Although the central bank has long been skeptical of the central bank of Argentina on cryptocurrency, it recently issued a risk alert to the public in May last year, once again raising concerns about volatility and money laundering, even though there were no signs of “significant levels of acceptance and use,” according to the bank. Statista data analysis form results show that 21 percent of respondents in Argentina have bought or used cryptocurrency as of 2021, which is the sixth-highest adoption rate globally and the highest percentage among Latin American countries.

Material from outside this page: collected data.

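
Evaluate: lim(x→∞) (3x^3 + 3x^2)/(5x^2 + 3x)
This is an ∞/∞ indeterminate form.

Apply L'Hôpital's rule: differentiate numerator and denominator separately.
  f(x) = 3·x^3 + 3·x^2   ⇒   f'(x) = 9·x^2 + 6·x
  g(x) = 5·x^2 + 3·x   ⇒   g'(x) = 10·x + 3
  lim(x→∞) f'(x)/g'(x) = lim(x→∞) (9·x^2 + 6·x)/(10·x + 3)
  = ∞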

According to the country’s statistics office, INDEC, inflation increased by another 6.7 percent in March, reaching 55.1 percent year-on-year, the highest rate in 20 years and the highest rate in 20 years. Some Argentinians have resorted to Argentina banned crypto services to protect themselves from the country’s skyrocketing inflation. In April, a small hamlet in the countryside started the process of mining bitcoin to combat inflation.

A comprehensive $44 billion debt plan from the International Monetary Fund (IMF) might explain Argentina’s shift in emphasis from last May, which included a provision requiring the country to “discourage the usage of cryptocurrencies.”

The central bank’s statement runs counter to the mayor of Buenos Aires, who has called for a freeze on the country’s currency. Earlier this month, Mayor Horacio Rodrguez Larreta revealed intentions to digitize the city, to enable inhabitants to pay their taxes in cryptocurrency, among other blockchain-related initiatives.